In the past years, the government has found it easier to control inflation by putting an export ban or raising export duties to effectively stop export of agricultural commodities to control inflation. This has various merits as well as demerits.

 

Merits of export ban on agricultural commodities:

    • Immediate effect on inflation: for example the current inflation is due to the international factors, a higher export duty would definitely have an immediate effect.
    • Tax collection: It would also open an avenue help the government collect tax.
    • Prevents poverty: High inflation leads to deprivation and poverty. An export ban can prevent many from being pushed back to poverty.

 

Demerits of export ban on agricultural commodities:

    • Not fair for the farmers: The farmers seldom get enough price for their toil. Period of high inflation can help farming grow in high inflation years.

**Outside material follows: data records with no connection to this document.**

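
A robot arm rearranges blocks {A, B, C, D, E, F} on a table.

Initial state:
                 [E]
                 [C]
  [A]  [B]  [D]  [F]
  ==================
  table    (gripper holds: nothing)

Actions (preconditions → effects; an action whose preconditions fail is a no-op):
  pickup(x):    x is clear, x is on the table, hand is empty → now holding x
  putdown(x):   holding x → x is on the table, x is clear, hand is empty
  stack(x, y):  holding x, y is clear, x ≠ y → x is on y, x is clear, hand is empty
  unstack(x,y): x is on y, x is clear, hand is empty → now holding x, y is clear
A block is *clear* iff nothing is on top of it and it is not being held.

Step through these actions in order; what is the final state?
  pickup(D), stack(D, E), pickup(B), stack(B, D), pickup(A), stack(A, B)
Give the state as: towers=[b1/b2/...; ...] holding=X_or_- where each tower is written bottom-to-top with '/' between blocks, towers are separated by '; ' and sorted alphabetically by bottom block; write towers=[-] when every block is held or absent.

towers=[F/C/E/D/B/A] holding=-

step 1 (pickup(D)): towers=[A; B; F/C/E] holding=D
step 2 (stack(D, E)): towers=[A; B; F/C/E/D] holding=-
step 3 (pickup(B)): towers=[A; F/C/E/D] holding=B
step 4 (stack(B, D)): towers=[A; F/C/E/D/B] holding=-
step 5 (pickup(A)): towers=[F/C/E/D/B] holding=A
step 6 (stack(A, B)): towers=[F/C/E/D/B/A] holding=-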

Putting an export ban would deprive them of the opportunity.
    • Market distortion: Ban on export goes against the free market principle under the international agreements.
    • Independence from Government support: farm revenues declining for a number of crops despite increasing production and market prices falling below the Minimum Support Price (MSP). A high inflation year can make farmers independent from the government.
    • Encourage private investment: Into businesses which agricultural output as raw material.

 

Other solutions that can help in controlling inflation:

    • Releasing buffer stock: India is currently carrying 3.5 times the buffer stock according to the 2015 norms currently. India can release the excess stocks in the market to drop the inflation.
    • Infusing excess rise in the PDS system instead of Wheat: The FCI can allow more supply of rice by supplying it to the Fair price shops(FPS).
    • Increasing MSP on Oil seeds: this would promote the adoption of oilseeds crop which can help in controlling the inflation in oil seeds in the future.
    • Increasing fertilizer subsidies: to improve yield and cope with the inflation.
    • Reducing fuel costs:  Which can again reduce the cost of raw material and help in controlling inflation.

 

Conclusion: The High inflation year is a rare occurrence for the agricultural products where the prices of the crops have remained stagnant for a long time. This gives an opportunity for the Indian farmers to grow and accomplish the vision of doubling farmers income by the end of 2022. Thus, putting export on agricultural exports must be done only in extreme situations.